Un monde sans maladies, utopie ou réalité  ?

Les récentes rencontres d'Aix organisées par le Cercle des Economistes nous ont permis de nous interroger sur la notion de progrès et en particulier, dans le domaine de la santé. Par Emmanuelle Quilès, Présidente Directrice Générale de Janssen France
Emmanuelle Quilès, Pdg de Janssen France

L'Organisation mondiale de la Santé (OMS) définit le progrès comme un combat contre les formes les plus élémentaires de l'injustice et de l'inégalité de notre univers : la lutte contre la maladie en fait bel et bien partie. Pour participer à ce combat, l'industrie pharmaceutique mondiale a fait du pari de l'innovation la clé de voûte de sa stratégie. En investissant, parfois de manière colossale, elle a permis depuis des décennies des avancées réelles et continues.

Ces innovations ont permis de proposer des traitements à plusieurs centaines de millions de patients à travers le monde. Ainsi en 20 ans, l'espérance de vie a progressé chaque année en France - de 3 mois pour les femmes et de 2 mois pour les hommes. Les médicaments ont contribué pour 73% à cet indéniable progrès. Dans le cancer, la survie a doublé en 40 ans dans les pays développés ; et l'espérance de vie d'une personne séropositive est comparable aujourd'hui à celle d'une personne séronégative, si elle est prise en charge au bon moment.

 Conserver les moyens d'innover

Parfaite illustration de ce que le mot « collaboration » peut signifier en santé, - entre professionnels et autorité de santé, associations de patients, payeurs -, le médicament participe au progrès de nos sociétés. Pourtant, sa part dans les dépenses de santé est en baisse en Europe. Et notre secteur d'activité est sans doute le seul, en France, à se voir contraint par les pouvoirs publics de limiter sa croissance, voire organiser sa décroissance, année après année.a

Dans un tel contexte, conserver les moyens d'innover et faire reconnaître la valeur de ces innovations, c'est pour l'ensemble des acteurs de notre secteur une bataille quotidienne. Cela ne nous empêche pas d'élargir le champ des possibles, en travaillant sur la possibilité de prévenir ou d'intercepter la maladie avant qu'elle ne survienne. Une démarche qui entraîne une remise à plat fondamentale de notre façon d'envisager le progrès en santé, avec des conséquences éthiques et économiques que nous devons anticiper dès à présent.

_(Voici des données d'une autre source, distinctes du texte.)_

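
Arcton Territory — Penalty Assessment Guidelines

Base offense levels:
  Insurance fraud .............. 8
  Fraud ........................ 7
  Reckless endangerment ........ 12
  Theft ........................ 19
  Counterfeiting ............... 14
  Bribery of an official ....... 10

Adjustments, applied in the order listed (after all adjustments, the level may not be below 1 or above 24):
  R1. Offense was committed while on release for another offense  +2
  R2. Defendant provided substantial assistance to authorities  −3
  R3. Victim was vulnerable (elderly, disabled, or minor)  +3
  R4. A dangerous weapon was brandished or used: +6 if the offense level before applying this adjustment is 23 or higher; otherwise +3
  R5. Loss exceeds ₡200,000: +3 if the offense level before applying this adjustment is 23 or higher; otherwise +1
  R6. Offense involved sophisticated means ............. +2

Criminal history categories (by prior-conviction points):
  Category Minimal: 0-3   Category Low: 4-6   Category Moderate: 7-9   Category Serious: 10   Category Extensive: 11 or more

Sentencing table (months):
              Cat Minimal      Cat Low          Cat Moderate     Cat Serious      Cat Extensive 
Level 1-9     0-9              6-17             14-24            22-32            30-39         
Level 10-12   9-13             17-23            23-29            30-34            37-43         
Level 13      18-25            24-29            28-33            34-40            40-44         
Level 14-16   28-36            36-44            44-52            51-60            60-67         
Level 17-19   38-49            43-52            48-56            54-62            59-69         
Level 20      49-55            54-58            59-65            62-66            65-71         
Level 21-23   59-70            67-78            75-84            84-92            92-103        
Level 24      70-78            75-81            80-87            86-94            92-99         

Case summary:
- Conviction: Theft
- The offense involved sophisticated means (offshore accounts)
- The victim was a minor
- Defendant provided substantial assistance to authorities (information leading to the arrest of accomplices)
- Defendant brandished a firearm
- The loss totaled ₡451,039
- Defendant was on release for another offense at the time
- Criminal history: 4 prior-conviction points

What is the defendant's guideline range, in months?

75-81 months

Base offense level for theft: 19.
R1 applies: 19 + 2 = 21.
R2 applies: 21 − 3 = 18.
R3 applies: 18 + 3 = 21.
R4 applies (level before this adjustment is 21 < 23, so +3): 21 + 3 = 24.
R5 applies (level before this adjustment is 24 ≥ 23, so +3): 24 + 3 = 27.
R6 applies: 27 + 2 = 29.
Level 29 exceeds the maximum of 24; capped at 24.
Final offense level: 24.
Criminal history: 4 prior points → Category Low (4-6).
Level 24 falls in the 24 band.
Grid: Level 24 × Category Low = 75-81 months.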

Car si guérir les maladies reste une priorité, nous devons, dans un même temps, nous préparer à relever un autre défi : empêcher la survenue des maladies. Comment ? En renforçant la vaccination, comme l'a rappelé la ministre de la Santé dans son exposé aux Rencontres, mais aussi en traitant les personnes à un stade précoce, avant même que les symptômes de la maladie ne soient ressentis.

Un monde sans maladies n'est pas de la science-fiction

Cette nouvelle approche peut permettre de retarder, voire d'éviter l'apparition des signes cliniques de la maladie. Et dans certains cas, de la maladie elle-même.

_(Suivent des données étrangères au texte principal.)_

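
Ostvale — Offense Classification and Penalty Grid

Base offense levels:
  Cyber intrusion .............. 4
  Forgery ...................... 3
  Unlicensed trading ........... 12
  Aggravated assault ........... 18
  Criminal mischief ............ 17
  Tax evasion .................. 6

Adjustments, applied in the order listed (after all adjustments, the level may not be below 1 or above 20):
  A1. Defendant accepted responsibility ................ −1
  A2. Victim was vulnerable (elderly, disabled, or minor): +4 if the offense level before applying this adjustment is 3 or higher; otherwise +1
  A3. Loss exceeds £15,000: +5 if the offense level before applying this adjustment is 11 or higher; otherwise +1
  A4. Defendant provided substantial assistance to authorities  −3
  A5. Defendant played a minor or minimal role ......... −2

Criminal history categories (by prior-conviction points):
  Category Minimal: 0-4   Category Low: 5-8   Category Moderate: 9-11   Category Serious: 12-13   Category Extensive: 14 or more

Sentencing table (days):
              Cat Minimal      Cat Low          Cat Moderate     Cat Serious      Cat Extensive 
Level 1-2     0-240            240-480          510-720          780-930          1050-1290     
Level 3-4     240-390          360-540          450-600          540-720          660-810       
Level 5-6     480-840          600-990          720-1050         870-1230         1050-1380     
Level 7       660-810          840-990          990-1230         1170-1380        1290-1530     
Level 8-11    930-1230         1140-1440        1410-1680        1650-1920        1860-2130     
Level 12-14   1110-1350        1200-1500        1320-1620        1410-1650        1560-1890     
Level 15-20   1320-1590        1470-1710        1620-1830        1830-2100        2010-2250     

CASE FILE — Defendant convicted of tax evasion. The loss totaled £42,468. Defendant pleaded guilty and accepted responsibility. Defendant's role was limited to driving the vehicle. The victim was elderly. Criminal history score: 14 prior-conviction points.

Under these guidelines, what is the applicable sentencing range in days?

Base offense level for tax evasion: 6.
A1 applies: 6 − 1 = 5.
A2 applies (level before this adjustment is 5 ≥ 3, so +4): 5 + 4 = 9.
A3 applies (level before this adjustment is 9 < 11, so +1): 9 + 1 = 10.
A4 does not apply.
A5 applies: 10 − 2 = 8.
Final offense level: 8.
Criminal history: 14 prior points → Category Extensive (14+).
Level 8 falls in the 8-11 band.
Grid: Level 8-11 × Category Extensive = 1860-2130 days.

1860-2130 days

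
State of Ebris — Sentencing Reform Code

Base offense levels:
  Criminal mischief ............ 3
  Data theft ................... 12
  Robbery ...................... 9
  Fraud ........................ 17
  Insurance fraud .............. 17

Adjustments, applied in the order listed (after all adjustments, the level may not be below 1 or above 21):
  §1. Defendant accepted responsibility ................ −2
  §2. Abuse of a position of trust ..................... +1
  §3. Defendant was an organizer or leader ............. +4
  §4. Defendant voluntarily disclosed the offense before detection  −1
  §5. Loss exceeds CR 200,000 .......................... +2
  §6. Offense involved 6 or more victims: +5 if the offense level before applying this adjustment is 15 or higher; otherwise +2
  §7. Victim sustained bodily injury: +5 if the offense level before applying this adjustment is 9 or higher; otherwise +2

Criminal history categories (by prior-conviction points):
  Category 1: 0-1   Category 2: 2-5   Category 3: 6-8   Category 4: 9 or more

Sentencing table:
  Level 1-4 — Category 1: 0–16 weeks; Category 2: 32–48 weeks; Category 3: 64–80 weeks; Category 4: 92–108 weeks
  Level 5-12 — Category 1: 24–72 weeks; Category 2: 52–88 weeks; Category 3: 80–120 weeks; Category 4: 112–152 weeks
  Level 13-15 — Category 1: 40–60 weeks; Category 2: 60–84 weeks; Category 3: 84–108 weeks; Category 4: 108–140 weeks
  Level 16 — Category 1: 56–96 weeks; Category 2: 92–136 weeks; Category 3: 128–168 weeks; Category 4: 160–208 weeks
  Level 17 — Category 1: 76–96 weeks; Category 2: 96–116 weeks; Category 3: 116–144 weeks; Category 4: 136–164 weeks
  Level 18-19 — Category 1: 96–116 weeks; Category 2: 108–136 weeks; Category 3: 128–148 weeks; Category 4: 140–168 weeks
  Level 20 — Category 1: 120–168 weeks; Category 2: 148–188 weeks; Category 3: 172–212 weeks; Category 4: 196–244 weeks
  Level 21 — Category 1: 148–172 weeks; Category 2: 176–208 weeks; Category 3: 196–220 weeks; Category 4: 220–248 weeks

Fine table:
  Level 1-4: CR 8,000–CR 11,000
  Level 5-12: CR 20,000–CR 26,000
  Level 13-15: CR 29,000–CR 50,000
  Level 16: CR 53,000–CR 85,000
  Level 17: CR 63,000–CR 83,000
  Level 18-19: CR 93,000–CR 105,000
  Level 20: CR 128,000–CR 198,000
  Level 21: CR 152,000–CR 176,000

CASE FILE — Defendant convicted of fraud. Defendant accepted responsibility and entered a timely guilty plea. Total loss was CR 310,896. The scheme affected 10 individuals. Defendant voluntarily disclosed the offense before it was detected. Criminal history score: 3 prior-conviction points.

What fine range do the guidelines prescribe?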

Un tel changement de paradigme invite la communauté mondiale -citoyens, professionnels de santé, investisseurs - à penser différemment la façon dont nous devrons envisager le progrès des soins de santé. Pas question, en effet, de faire de la résultante de ces progrès majeurs une médecine à deux vitesses qui serait curative pour les pauvres, préventive pour les nantis...

Je crois que ce niveau de progrès est possible, que cette évocation d'un monde sans maladies n'est pas de la science-fiction. Cela représente bien un progrès, car la santé, comme l'éducation, est la condition sine qua non de la prospérité de nos États.

Ce n'est donc pas une utopie. Nous devons anticiper le problème du financement et surtout travailler avec confiance sur la meilleure façon d'effectuer cette transition entre ces deux modèles, celui de la guérison et celui de l'interception.

Demain, ce progrès sera réalité. Soyons prêts à l'accueillir.